Elle appela son frère du fond du jardin. Le lieutenant arriva.

— Ah ! monsieur le curé, si vous vouliez recommencer pour mon frère !

Le curé répéta mot pour mot son exorde, puis continua : — Il faut donc regarder avant tout à la pureté du sang, et les braves gens doivent s’allier entre eux, afin que rien n’altère les bonnes traditions des familles. Le reste pèse peu. Il y a d’autres petites convenances dont il faut tenir un certain compte, mais je vous ai dit l’essentiel. Voilà les vrais principes, et gardons-nous bien de les tourner à la vanité. Donc, puisque ces jeunes gens s’aiment si honnêtement, et que le mariage convient à M. Cazalis, je ne vois pas de raisons plausibles pour s’y opposer.

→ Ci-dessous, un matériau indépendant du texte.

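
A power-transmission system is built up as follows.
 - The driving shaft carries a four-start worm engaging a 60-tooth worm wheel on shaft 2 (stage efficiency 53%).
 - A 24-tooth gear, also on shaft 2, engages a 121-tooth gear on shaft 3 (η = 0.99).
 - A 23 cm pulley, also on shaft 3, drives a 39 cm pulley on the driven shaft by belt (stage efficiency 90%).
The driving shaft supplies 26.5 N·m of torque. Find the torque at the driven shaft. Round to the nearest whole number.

1605 N·m

After the worm (60/4): 26.5 × 15 × 0.53 = 210.68 N·m
After the gear mesh (121/24): 210.68 × 5.0417 × 0.99 = 1051.5 N·m
After the belt (39/23): 1051.5 × 1.6957 × 0.90 = 1604.7 N·m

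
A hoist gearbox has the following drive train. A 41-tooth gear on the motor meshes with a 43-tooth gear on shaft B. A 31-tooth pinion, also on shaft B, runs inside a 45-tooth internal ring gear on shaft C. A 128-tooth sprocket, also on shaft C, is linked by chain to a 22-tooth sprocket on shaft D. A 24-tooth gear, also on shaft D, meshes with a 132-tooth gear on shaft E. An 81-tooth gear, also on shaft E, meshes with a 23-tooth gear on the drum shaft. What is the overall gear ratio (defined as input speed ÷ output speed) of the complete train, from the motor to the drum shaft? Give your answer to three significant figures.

Each stage contributes driven/driver: gear mesh 43/41 = 1.0488, internal gear 45/31 = 1.4516, chain 22/128 = 0.17188, gear mesh 132/24 = 5.5, gear mesh 23/81 = 0.28395.
Overall: 1.0488 × 1.4516 × 0.17188 × 5.5 × 0.28395 = 0.40865.

0.409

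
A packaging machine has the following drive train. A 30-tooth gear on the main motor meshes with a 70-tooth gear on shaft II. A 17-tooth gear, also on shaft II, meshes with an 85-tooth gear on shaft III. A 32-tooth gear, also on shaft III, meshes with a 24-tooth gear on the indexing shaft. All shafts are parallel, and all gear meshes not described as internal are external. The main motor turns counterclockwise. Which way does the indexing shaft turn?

clockwise

the main motor → shaft II: external mesh, 1 reversal → CW.
shaft II → shaft III: external mesh, 1 reversal → CCW.
shaft III → the indexing shaft: external mesh, 1 reversal → CW.
3 reversals in total — an odd number — so the indexing shaft turns opposite to the main motor.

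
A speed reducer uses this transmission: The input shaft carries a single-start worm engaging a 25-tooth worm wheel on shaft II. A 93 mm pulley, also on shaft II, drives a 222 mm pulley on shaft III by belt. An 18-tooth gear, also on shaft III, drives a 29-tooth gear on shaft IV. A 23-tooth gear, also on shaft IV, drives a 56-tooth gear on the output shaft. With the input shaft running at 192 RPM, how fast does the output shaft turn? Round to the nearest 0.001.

worm 25/1 = 25 → 192/25 = 7.68 RPM
belt 222/93 = 2.3871 → 7.68/2.3871 = 3.2173 RPM
gear mesh 29/18 = 1.6111 → 3.2173/1.6111 = 1.9969 RPM
gear mesh 56/23 = 2.4348 → 1.9969/2.4348 = 0.82017 RPM

0.820 RPM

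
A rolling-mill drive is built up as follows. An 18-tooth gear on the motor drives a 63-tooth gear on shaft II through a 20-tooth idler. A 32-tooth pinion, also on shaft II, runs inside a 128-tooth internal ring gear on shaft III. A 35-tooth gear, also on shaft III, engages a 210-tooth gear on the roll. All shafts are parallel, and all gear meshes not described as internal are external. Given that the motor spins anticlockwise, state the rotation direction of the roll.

the motor → shaft II: driver → idler → driven is 2 external meshes, 2 reversals → CCW.
shaft II → shaft III: internal mesh, same direction → CCW.
shaft III → the roll: external mesh, 1 reversal → CW.
3 reversals in total — an odd number — so the roll turns opposite to the motor.

clockwise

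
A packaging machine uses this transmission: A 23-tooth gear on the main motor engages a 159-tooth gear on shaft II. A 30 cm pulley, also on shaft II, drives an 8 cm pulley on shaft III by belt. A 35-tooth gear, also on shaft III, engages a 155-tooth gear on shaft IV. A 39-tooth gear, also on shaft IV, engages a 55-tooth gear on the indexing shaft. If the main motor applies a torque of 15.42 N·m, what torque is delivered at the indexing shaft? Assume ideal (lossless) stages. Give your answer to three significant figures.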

— Lui, épouser ma nièce ! Oh ! monsieur le curé, y pensez-vous ? le Sendric !

— Eh bien ! quoi, demoiselle Blandine, qu’avez-vous à lui reprocher ?

— Oh ! je ne lui en veux pas, dit la tante, loin de là ! et je suis disposée à faire beaucoup pour lui, s’il veut partir. Ah ! si ce n’était la famille !

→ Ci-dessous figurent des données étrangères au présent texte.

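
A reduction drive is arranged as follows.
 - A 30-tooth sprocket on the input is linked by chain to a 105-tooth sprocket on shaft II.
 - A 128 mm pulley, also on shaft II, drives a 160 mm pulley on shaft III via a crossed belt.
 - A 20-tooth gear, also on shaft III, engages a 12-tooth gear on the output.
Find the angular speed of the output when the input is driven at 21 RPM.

Chain: ratio = 105/30 = 3.5, so shaft II turns at 21 / 3.5 = 6 RPM.
Belt: ratio = 160/128 = 1.25, so shaft III turns at 6 / 1.25 = 4.8 RPM.
Gear mesh: ratio = 12/20 = 0.6, so the output turns at 4.8 / 0.6 = 8 RPM.

8 RPM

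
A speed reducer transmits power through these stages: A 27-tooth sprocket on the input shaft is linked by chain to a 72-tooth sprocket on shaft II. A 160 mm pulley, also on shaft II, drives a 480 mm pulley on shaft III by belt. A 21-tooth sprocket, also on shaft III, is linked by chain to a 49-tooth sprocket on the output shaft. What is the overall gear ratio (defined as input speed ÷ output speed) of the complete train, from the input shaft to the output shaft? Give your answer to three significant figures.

18.7

Each stage contributes driven/driver: chain 72/27 = 2.6667, belt 480/160 = 3, chain 49/21 = 2.3333.
Overall: 2.6667 × 3 × 2.3333 = 18.667.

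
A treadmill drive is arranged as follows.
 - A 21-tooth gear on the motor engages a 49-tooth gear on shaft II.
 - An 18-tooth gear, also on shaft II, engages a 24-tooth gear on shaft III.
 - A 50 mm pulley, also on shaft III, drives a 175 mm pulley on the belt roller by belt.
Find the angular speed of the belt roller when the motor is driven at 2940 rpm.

270 rpm

gear mesh 49/21 = 2.3333 → 2940/2.3333 = 1260 rpm
gear mesh 24/18 = 1.3333 → 1260/1.3333 = 945 rpm
belt 175/50 = 3.5 → 945/3.5 = 270 rpm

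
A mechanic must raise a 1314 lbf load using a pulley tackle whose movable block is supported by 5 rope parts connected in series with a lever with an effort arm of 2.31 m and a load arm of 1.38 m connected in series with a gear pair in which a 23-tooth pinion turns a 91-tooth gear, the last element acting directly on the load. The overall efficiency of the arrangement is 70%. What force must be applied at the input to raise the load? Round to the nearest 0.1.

Block-and-tackle MA = number of supporting rope parts = 5.
Lever MA = effort arm / load arm = 2.31/1.38 = 1.6739.
Gear pair MA = 91/23 = 3.9565.
Combined ideal MA = 5 × 1.6739 × 3.9565 = 33.114.
Actual MA = 33.114 × 0.70 = 23.18.
Effort = load / actual MA = 1314 / 23.18 = 56.687 lbf.

56.7 lbf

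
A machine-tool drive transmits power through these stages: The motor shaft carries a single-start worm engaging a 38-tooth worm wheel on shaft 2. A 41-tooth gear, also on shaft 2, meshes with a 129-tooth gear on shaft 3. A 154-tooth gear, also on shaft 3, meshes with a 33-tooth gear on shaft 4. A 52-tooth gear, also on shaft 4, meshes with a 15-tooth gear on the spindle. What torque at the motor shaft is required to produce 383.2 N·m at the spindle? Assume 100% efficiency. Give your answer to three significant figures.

51.9 N·m

Overall ratio R = 38 × 3.1463 × 0.21429 × 0.28846 = 7.3904.
Input torque = output torque / R = 383.2 / 7.3904 = 51.851 N·m.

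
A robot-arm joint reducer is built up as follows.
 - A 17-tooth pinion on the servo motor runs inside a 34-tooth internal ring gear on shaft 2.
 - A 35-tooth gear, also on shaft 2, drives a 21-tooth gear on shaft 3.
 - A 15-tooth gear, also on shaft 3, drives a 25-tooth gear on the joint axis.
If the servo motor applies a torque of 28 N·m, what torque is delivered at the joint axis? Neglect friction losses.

56 N·m

Internal gear: ratio = 34/17 = 2; torque at shaft 2 = 28 × 2 = 56 N·m.
Gear mesh: ratio = 21/35 = 0.6; torque at shaft 3 = 56 × 0.6 = 33.6 N·m.
Gear mesh: ratio = 25/15 = 1.6667; torque at the joint axis = 33.6 × 1.6667 = 56 N·m.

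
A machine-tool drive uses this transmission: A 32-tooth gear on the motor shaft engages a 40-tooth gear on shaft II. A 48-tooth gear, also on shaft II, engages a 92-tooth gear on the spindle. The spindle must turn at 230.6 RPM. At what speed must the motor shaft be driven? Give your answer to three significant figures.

Overall ratio R = 1.25 × 1.9167 = 2.3958.
Required input speed = output speed × R = 230.6 × 2.3958 = 552.48 RPM.

552 RPM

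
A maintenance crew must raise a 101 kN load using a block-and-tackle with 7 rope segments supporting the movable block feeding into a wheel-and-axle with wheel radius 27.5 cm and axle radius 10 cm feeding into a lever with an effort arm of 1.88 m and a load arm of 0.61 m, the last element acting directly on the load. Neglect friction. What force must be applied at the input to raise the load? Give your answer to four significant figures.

1.702 kN

Block-and-tackle MA = number of supporting rope parts = 7.
Wheel-and-axle MA = R/r = 27.5/10 = 2.75.
Lever MA = effort arm / load arm = 1.88/0.61 = 3.082.
Combined ideal MA = 7 × 2.75 × 3.082 = 59.328.
Effort = load / MA = 101 / 59.328 = 1.7024 kN.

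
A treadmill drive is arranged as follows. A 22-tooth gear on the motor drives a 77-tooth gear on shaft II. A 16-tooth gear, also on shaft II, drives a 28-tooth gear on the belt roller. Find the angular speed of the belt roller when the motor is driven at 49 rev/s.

8 rev/s

gear mesh 77/22 = 3.5 → 49/3.5 = 14 rev/s
gear mesh 28/16 = 1.75 → 14/1.75 = 8 rev/s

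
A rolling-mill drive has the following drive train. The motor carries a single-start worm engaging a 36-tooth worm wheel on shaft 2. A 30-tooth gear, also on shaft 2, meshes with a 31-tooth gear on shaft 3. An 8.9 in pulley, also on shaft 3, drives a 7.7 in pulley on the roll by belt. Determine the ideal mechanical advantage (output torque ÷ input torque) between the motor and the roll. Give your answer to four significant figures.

Each stage contributes driven/driver: worm 36/1 = 36, gear mesh 31/30 = 1.0333, belt 7.7/8.9 = 0.86517.
Overall: 36 × 1.0333 × 0.86517 = 32.184.

32.18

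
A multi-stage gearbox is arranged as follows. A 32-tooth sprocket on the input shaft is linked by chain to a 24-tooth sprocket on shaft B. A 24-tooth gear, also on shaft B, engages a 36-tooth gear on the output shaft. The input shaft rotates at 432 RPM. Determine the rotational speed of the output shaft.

chain 24/32 = 0.75 → 432/0.75 = 576 RPM
gear mesh 36/24 = 1.5 → 576/1.5 = 384 RPM

384 RPM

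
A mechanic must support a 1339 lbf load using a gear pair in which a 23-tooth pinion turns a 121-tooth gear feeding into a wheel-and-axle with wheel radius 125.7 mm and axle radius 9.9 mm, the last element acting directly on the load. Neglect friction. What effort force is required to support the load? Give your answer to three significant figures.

20.0 lbf

Gear pair MA = 121/23 = 5.2609.
Wheel-and-axle MA = R/r = 125.7/9.9 = 12.697.
Combined ideal MA = 5.2609 × 12.697 = 66.797.
Effort = load / MA = 1339 / 66.797 = 20.046 lbf.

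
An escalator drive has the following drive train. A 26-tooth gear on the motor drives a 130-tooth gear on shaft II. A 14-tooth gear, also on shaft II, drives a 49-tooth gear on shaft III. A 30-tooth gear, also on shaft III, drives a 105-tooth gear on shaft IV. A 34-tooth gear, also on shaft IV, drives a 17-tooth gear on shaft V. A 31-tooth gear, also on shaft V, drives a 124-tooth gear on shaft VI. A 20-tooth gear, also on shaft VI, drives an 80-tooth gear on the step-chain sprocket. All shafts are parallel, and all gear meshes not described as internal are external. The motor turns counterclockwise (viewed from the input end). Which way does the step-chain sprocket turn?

counterclockwise

the motor → shaft II: external mesh, 1 reversal → CW.
shaft II → shaft III: external mesh, 1 reversal → CCW.
shaft III → shaft IV: external mesh, 1 reversal → CW.
shaft IV → shaft V: external mesh, 1 reversal → CCW.
shaft V → shaft VI: external mesh, 1 reversal → CW.
shaft VI → the step-chain sprocket: external mesh, 1 reversal → CCW.
6 reversals in total — an even number — so the step-chain sprocket turns the same way as the motor.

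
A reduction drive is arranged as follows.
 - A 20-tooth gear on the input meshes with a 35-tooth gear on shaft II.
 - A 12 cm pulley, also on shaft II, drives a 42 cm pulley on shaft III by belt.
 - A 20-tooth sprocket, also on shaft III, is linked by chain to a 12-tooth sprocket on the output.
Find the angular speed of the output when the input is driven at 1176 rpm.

gear mesh 35/20 = 1.75 → 1176/1.75 = 672 rpm
belt 42/12 = 3.5 → 672/3.5 = 192 rpm
chain 12/20 = 0.6 → 192/0.6 = 320 rpm

320 rpm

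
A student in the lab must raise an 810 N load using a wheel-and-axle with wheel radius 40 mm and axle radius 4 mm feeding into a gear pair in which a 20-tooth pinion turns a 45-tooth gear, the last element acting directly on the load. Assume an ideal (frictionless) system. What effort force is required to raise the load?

36 N

Wheel-and-axle MA = R/r = 40/4 = 10.
Gear pair MA = 45/20 = 2.25.
Combined ideal MA = 10 × 2.25 = 22.5.
Effort = load / MA = 810 / 22.5 = 36 N.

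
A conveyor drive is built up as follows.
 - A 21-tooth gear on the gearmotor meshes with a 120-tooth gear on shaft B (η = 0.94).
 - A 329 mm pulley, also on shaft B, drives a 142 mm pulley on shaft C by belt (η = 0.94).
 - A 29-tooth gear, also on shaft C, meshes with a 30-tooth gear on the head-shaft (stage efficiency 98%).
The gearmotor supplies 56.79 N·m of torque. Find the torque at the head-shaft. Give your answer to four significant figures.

gear mesh 120/21 = 5.7143 → τ = 56.79·5.7143·0.94 = 305.04 N·m
belt 142/329 = 0.43161 → τ = 305.04·0.43161·0.94 = 123.76 N·m
gear mesh 30/29 = 1.0345 → τ = 123.76·1.0345·0.98 = 125.47 N·m

125.5 N·m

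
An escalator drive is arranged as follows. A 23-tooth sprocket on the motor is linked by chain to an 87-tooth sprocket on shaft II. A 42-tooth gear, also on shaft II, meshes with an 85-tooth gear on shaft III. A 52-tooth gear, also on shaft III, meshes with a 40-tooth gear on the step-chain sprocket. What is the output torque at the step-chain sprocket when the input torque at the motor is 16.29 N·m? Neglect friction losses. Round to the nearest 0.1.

Chain: ratio = 87/23 = 3.7826; torque at shaft II = 16.29 × 3.7826 = 61.619 N·m.
Gear mesh: ratio = 85/42 = 2.0238; torque at shaft III = 61.619 × 2.0238 = 124.7 N·m.
Gear mesh: ratio = 40/52 = 0.76923; torque at the step-chain sprocket = 124.7 × 0.76923 = 95.927 N·m.

95.9 N·m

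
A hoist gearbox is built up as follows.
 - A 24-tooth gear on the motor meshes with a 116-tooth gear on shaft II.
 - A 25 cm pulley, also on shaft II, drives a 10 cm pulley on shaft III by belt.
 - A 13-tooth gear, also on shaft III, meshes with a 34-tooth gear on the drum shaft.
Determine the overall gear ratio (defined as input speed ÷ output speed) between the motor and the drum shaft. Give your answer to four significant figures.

5.056

Each stage contributes driven/driver: gear mesh 116/24 = 4.8333, belt 10/25 = 0.4, gear mesh 34/13 = 2.6154.
Overall: 4.8333 × 0.4 × 2.6154 = 5.0564.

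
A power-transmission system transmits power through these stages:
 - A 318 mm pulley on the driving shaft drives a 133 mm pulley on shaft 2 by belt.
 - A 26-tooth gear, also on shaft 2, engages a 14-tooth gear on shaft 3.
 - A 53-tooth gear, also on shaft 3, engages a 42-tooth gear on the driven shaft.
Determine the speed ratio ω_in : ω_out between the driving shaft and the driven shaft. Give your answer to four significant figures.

Each stage contributes driven/driver: belt 133/318 = 0.41824, gear mesh 14/26 = 0.53846, gear mesh 42/53 = 0.79245.
Overall: 0.41824 × 0.53846 × 0.79245 = 0.17846.

0.1785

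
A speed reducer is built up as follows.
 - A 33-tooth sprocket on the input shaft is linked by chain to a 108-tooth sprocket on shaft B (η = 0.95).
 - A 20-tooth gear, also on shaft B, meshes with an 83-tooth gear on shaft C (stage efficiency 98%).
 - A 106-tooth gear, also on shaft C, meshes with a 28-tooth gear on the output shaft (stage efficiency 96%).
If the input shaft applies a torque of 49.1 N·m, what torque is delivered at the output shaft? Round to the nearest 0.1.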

— La famille ? dit le curé ; mais je ne vois pas ce que nous pourrions désirer de mieux. Plût au ciel que toutes nos vieilles maisons valussent les Sendric !

— Y pensez-vous, monsieur le curé ? Mais nous sommes des Cazalis, monsieur le curé, des Cazalis, entendez-vous ? des vrais ! Et par notre aïeule Limbert nous tenons aux grands Limberti d’Italie. Beaucoup de familles ont ainsi laissé l’i en venant avec les papes dans notre Comtat. Vous n’êtes pas du pays, et peut-être ne savez-vous pas ce que nous sommes, ce que nous valons. Nous ne sommes pas des nobles, mais il y a force gentilshommes du pays, et des titrés, qui ne nous valent pas pour la naissance, pour l’ancienneté. Savez-vous que nous comptons dans nos aïeux six consuls, trois chanceliers de rectorie, un vice-recteur évêque ?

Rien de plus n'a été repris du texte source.